Впрочем, все это лучше пояснить примерами. Вот известное стихотворение, пленительное с первой строки. Сколько бы мы его ни разбирали, ни разлагали, мы не уловим, в чем именно, где эта пленительность: «голос слышим, а откуда приходит, куда уходит…»:
О, как на склоне наших лет
Нежней мы любим и суеверней…
Гори, гори прощальный свет
Зари последней, зари вечерней.
Полнеба охватила тень…
Вообразим, что мы — публика, и строк этих еще не знаем. На эстраду поднимается, не без труда, плотный старик, бритый, остроносый: у него желтовато-бледное лицо и, как всегда, «всклокоченные власы», длинные и седые. Начинает читать:
О как на склоне наших лет…
Что же? Мы захвачены, заворожены? Нисколько. Мы смотрим на старика, видим, что он произносит звучные слова, слышим их, понимаем смысл… но магия сочетания слов не дошла до нас. Скрылась где-то на пути между эстрадой и нами. Когда-нибудь дойдет, с этими же строками, в которых продолжает жить, — но не здесь, не сейчас, не со стариком на эстраде.
Не знаю, читал ли Тютчев свои стихи публично (почти наверно — нет). Не знаю даже, выступали ли и другие наши поэты на «поэтических» вечерах вроде нынешних, — их, пожалуй, в прежнее время не водилось. Поэты читали в дружеской компании, более или менее тесной. И то, не все стихи, а с выбором. Это другое дело. Мне вспоминается рассказ старого Плещеева; ему (и еще третьему, тоже близкому другу) Некрасов читал только что написанную поэму «Мать»:
От ликующих, праздно болтающих…
…Уведи меня в стан погибающих
За великое дело любви…
Плещеев, через столько лет, с дрожью в голосе, рассказывал, как он, и третий присутствующий, оба рыдали, уронив головы на стол.
А вот другой пример, из жизни, и касающийся чтения «выразительного», — актерского.

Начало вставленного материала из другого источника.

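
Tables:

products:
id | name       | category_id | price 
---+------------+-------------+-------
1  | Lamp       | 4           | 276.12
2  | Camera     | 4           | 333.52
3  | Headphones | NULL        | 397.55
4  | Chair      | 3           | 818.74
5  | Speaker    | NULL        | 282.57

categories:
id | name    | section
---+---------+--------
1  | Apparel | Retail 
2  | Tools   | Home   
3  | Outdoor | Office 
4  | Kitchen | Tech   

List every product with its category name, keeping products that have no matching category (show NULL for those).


LEFT JOIN keeps every row from products (the left table); where category_id has no match in categories, the category columns become NULL. Walk through each product:
  - product 1 (Lamp): category_id=4 -> matches Kitchen
  - product 2 (Camera): category_id=4 -> matches Kitchen
  - product 3 (Headphones): category_id=NULL, no match -> kept with NULL
  - product 4 (Chair): category_id=3 -> matches Outdoor
  - product 5 (Speaker): category_id=NULL, no match -> kept with NULL
All 5 rows appear; 2 have NULL category.

SQL:
SELECT a.name, b.name AS category
FROM products a
LEFT JOIN categories b ON a.category_id = b.id

Result:
name       | category
-----------+---------
Lamp       | Kitchen 
Camera     | Kitchen 
Headphones | NULL    
Chair      | Outdoor 
Speaker    | NULL    


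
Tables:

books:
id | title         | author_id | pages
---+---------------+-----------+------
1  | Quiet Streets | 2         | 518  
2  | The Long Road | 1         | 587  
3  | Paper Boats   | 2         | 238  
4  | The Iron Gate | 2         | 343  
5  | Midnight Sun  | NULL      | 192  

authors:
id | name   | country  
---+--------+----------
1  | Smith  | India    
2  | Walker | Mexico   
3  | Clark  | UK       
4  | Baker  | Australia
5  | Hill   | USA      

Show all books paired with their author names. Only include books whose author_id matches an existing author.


INNER JOIN keeps only books rows whose author_id matches an id in authors. Walk through each book:
  - book 1 (Quiet Streets): author_id=2 -> matches Walker
  - book 2 (The Long Road): author_id=1 -> matches Smith
  - book 3 (Paper Boats): author_id=2 -> matches Walker
  - book 4 (The Iron Gate): author_id=2 -> matches Walker
  - book 5 (Midnight Sun): author_id=NULL, no match -> dropped
So 1 of 5 rows is dropped.

SQL:
SELECT a.title, b.name AS author
FROM books a
INNER JOIN authors b ON a.author_id = b.id

Result:
title         | author
--------------+-------
Quiet Streets | Walker
The Long Road | Smith 
Paper Boats   | Walker
The Iron Gate | Walker


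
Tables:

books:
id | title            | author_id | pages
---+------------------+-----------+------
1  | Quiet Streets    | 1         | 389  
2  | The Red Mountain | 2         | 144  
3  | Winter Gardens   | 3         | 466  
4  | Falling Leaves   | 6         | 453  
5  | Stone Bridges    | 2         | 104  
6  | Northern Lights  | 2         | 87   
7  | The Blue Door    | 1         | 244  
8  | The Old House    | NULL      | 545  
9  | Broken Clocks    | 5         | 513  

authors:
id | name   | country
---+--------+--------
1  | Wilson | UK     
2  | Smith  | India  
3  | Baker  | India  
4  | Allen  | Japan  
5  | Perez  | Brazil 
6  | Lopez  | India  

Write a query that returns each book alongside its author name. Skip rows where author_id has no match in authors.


INNER JOIN keeps only books rows whose author_id matches an id in authors. Walk through each book:
  - book 1 (Quiet Streets): author_id=1 -> matches Wilson
  - book 2 (The Red Mountain): author_id=2 -> matches Smith
  - book 3 (Winter Gardens): author_id=3 -> matches Baker
  - book 4 (Falling Leaves): author_id=6 -> matches Lopez
  - book 5 (Stone Bridges): author_id=2 -> matches Smith
  - book 6 (Northern Lights): author_id=2 -> matches Smith
  - book 7 (The Blue Door): author_id=1 -> matches Wilson
  - book 8 (The Old House): author_id=NULL, no match -> dropped
  - book 9 (Broken Clocks): author_id=5 -> matches Perez
So 1 of 9 rows is dropped.

SQL:
SELECT a.title, b.name AS author
FROM books a
INNER JOIN authors b ON a.author_id = b.id

Result:
title            | author
-----------------+-------
Quiet Streets    | Wilson
The Red Mountain | Smith 
Winter Gardens   | Baker 
Falling Leaves   | Lopez 
Stone Bridges    | Smith 
Northern Lights  | Smith 
The Blue Door    | Wilson
Broken Clocks    | Perez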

В Петербурге, в первые годы века, бывали литературные вечера, которые звались у нас «генеральскими». Так повелось, хотя и не всегда происходили они в квартире какого-нибудь родственного «генерала»: иной раз в обширных залах и других лиц «высшего» круга. «Генерал» с семьей рассылал драгоценные приглашения «на чашку чаю». Получивший карточку не знал точно цели благотворительного вечера, — это не объявлялось, — но что цель «нелегальная» — знал (политический Кр. Крест, заключенные в Акатуе и т. д.). Знал и с удовольствием шел, ожидая интересного «угощения». Один из таких вечеров мне хорошо помнится (даже два, но о втором я скажу далее). Программа стихами не исчерпывалась, но стихов читалось много; и устраивались эти стихотворные чтения по особому (может быть, недурному) методу; выбирались только два (иногда три) поэта: или два старых, или два современных. Бывало, конечно, что оба современные читали себя; но чаще они читали «старинных», на другом же вечере двух новых поэтов читали — артисты. На вечере, о котором говорю, должны были как раз читать артисты (и не какие-нибудь, — настоящие), а два выбранные «современника» были я и Сологуб. Зал этой частной квартиры удобен, с дискретным, по желанию, освещением, публики, как всегда, много… Кстати, два слова о публике: она, естественно, «отличалась от той, что наполняла «демократические» залы всяких публичных вечеров, но отличалась не только своей элегантностью. Чувствовался в ней и примитив, но и свежий какой-то интерес к искусству. Не забудем, что это было время «Мира Искусства» и восхождения Дягилева, близкого той же среде. В ней любезно принимался (только что умерший) Влад. Соловьев. Во всяком случае, слой этот, с пережитками своеобразной старой культурности, был открытее ко многому, нежели «интеллигенция», интересовавшаяся в то время только своими делами. Студенческая молодежь, — в массе, конечно, — тоже; она не интересовалась даже декадентством, а если Горьким и Л. Андреевым, то из гражданских чувств. Что касается еще одного слоя, средне-низшего, т. н. «нововременщи-ны», то о самодовольно-грубом его невежестве, об этих «устоях», мы избегали даже говорить.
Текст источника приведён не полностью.